Seamless mode sets the inter-page gap to zero, producing a continuous strip with no visual boundaries between original pages. This is particularly useful when combining screenshots, scanned documents, or infographics where page breaks are an artifact of the original capture process rather than meaningful content divisions. When seamless mode is disabled, gaps ranging from 1 to 36 points (approximately 0.35 to 12.7 millimeters) can be added between pages. A gap of 4-8 points provides subtle visual separation without wasting significant vertical space; 18-36 points creates clear page demarcation suitable for annotation or review workflows.
Under the hood, each source page is embedded as a Form XObject using pdf-lib's embedPdf() method. The embedded page is then drawn at calculated coordinates using drawPage() with explicit x, y, width, and height parameters. Because pages are embedded as references rather than rasterized copies, the output preserves vector sharpness at any zoom level. Shared resources like fonts are referenced once and reused, keeping the output file size efficient. The coordinates use PDF's bottom-left origin system, so the tool converts top-down layout offsets to bottom-up y-coordinates for each page placement.
Why Use This Tool
Combining PDF pages into a single continuous page addresses several practical needs across design, development, archival, and collaboration workflows:
- Website and app design review — Full-page screenshots of web designs often span dozens of viewport-height sections. Combining them into a single strip creates a scrollable master view that mirrors the actual user experience, enabling stakeholders to review the complete flow without navigating between separate files or slides.
- Storyboard and wireframe presentation — UX designers export wireframes as multi-page PDFs from tools like Figma, Sketch, or Adobe XD. A vertical strip arranges every screen in sequence for linear review, making it easy to trace user journeys and identify gaps in navigation flow.

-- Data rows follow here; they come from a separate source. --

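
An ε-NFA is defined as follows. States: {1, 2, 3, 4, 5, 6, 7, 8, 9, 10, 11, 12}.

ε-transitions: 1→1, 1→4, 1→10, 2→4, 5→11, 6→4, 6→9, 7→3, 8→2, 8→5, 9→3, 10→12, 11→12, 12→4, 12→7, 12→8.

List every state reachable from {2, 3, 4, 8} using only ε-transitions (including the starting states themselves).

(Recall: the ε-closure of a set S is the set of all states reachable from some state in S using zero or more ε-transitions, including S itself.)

{2, 3, 4, 5, 7, 8, 11, 12}

Start with {2, 3, 4, 8}.
From 8 via ε: add 5.
From 5 via ε: add 11.
From 11 via ε: add 12.
From 12 via ε: add 7.
No new states can be added; the closed set is {2, 3, 4, 5, 7, 8, 11, 12}.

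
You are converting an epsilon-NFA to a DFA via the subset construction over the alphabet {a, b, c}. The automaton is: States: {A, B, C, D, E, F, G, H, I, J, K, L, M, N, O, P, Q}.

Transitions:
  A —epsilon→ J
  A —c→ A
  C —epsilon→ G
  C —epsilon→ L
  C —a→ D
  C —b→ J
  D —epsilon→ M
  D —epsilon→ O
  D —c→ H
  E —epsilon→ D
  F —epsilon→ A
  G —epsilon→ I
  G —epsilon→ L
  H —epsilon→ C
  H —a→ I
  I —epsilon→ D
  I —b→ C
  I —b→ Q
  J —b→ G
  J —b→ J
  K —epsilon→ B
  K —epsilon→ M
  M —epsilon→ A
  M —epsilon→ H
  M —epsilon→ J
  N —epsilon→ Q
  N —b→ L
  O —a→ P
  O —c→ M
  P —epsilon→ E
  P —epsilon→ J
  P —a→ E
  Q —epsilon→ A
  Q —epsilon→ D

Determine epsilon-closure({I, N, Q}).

Start with {I, N, Q}.
From I via epsilon: add D.
From Q via epsilon: add A.
From A via epsilon: add J.
From D via epsilon: add M, O.
From M via epsilon: add H.
From H via epsilon: add C.
From C via epsilon: add G, L.
No new states can be added; the closed set is {A, C, D, G, H, I, J, L, M, N, O, Q}.

{A, C, D, G, H, I, J, L, M, N, O, Q}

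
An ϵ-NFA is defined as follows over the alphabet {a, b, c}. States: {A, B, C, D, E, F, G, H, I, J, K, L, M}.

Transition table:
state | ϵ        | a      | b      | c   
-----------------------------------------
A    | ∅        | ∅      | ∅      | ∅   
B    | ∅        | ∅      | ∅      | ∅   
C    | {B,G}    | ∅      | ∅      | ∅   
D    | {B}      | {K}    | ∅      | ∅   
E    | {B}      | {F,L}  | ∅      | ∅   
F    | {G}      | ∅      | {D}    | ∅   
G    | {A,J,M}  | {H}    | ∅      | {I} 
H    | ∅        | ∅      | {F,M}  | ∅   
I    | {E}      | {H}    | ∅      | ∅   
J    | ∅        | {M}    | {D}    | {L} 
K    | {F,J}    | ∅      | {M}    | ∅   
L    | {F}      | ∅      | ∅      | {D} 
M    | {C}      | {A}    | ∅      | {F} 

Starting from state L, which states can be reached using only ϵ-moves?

Start with {L}.
From L via ϵ: add F.
From F via ϵ: add G.
From G via ϵ: add A, J, M.
From M via ϵ: add C.
From C via ϵ: add B.
No new states can be added; the closed set is {A, B, C, F, G, J, L, M}.

{A, B, C, F, G, J, L, M}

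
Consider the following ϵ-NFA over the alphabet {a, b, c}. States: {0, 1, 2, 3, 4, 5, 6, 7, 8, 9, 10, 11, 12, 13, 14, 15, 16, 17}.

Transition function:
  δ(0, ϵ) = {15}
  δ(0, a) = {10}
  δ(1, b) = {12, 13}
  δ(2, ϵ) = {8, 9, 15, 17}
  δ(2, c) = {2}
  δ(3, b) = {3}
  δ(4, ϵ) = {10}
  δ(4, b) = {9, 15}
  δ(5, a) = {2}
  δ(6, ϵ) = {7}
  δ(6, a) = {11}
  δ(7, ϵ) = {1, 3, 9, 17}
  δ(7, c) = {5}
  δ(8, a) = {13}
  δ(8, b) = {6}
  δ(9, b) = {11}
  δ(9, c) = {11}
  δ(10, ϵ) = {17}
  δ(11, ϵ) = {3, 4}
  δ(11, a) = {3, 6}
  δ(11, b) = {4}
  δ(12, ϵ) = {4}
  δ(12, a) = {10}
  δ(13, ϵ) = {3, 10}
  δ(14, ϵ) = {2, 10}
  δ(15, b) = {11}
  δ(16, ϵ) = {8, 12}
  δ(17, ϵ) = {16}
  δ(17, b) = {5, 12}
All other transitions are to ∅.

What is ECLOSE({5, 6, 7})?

Start with {5, 6, 7}.
From 7 via ϵ: add 1, 3, 9, 17.
From 17 via ϵ: add 16.
From 16 via ϵ: add 8, 12.
From 12 via ϵ: add 4.
From 4 via ϵ: add 10.
No new states can be added; the closed set is {1, 3, 4, 5, 6, 7, 8, 9, 10, 12, 16, 17}.

{1, 3, 4, 5, 6, 7, 8, 9, 10, 12, 16, 17}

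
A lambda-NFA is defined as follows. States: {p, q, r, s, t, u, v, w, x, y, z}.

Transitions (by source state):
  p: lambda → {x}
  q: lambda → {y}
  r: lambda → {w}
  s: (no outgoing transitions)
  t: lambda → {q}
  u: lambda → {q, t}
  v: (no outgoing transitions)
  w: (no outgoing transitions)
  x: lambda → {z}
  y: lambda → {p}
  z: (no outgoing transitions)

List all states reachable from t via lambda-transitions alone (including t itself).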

- Long-form document reading — Academic papers, contracts, and reports with hard page breaks can be reorganized into continuous scrollable documents. This removes the cognitive interruption of page transitions and allows readers to maintain visual context across what were previously separate pages.
- Scanned document stitching — Flatbed scanners produce one page per scan. Combining scanned pages into a single strip produces a unified document image that can be annotated, measured, or compared more easily than a paginated PDF.

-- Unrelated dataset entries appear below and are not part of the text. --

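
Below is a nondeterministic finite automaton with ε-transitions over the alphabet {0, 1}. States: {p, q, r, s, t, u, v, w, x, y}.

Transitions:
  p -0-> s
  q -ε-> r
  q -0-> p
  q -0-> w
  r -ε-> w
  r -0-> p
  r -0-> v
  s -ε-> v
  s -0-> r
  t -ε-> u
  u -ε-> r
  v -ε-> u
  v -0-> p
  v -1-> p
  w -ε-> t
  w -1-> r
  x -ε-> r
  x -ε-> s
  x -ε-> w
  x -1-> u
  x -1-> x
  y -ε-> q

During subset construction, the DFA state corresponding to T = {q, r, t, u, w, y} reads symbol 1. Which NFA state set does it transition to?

{r, t, u, w}

w on 1 → {r}.
No 1-transition from q, r, t, u, y.
Union after reading 1: {r}.
Now take the ε-closure:
From r via ε: add w.
From w via ε: add t.
From t via ε: add u.
No new states can be added; the closed set is {r, t, u, w}.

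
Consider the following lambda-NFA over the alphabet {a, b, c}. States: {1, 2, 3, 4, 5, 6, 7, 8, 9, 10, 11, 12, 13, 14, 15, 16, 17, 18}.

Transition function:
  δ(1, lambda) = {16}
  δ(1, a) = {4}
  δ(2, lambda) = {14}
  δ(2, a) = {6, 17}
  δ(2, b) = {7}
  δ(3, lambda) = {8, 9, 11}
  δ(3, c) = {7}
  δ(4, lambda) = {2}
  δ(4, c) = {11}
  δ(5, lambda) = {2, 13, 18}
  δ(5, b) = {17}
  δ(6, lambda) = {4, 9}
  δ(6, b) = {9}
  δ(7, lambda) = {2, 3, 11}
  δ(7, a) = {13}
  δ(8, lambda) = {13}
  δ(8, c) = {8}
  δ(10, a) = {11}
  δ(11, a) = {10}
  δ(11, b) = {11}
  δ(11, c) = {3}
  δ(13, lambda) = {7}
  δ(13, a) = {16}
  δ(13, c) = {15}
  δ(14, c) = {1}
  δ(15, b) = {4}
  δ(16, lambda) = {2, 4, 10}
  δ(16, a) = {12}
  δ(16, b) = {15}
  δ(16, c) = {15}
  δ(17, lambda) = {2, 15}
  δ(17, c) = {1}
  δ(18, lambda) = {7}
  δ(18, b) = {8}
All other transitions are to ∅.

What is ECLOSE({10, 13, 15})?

{2, 3, 7, 8, 9, 10, 11, 13, 14, 15}

Start with {10, 13, 15}.
From 13 via lambda: add 7.
From 7 via lambda: add 2, 3, 11.
From 2 via lambda: add 14.
From 3 via lambda: add 8, 9.
No new states can be added; the closed set is {2, 3, 7, 8, 9, 10, 11, 13, 14, 15}.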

- Visual catalog and contact sheet creation — Grid mode with 2-4 columns creates dense visual indexes of PDF pages. Product catalogs, photography portfolios, and document archives benefit from seeing many items at once without scrolling through individual pages.
- Poster and banner preparation — Large-format output often starts as a multi-page layout in standard-size pages. Combining them into one continuous strip produces the raw layout that a wide-format printer expects, eliminating manual page stitching in prepress workflows.
Privacy is a core advantage of this tool. The documents most likely to need page combining — design reviews, legal contracts, medical records, financial statements — contain sensitive information. All processing runs locally in your browser using the pdf-lib JavaScript library. No files are uploaded, no data is sent to remote servers, and no third-party services access your content. The tool works entirely offline once loaded, and your original PDF remains unchanged throughout the process.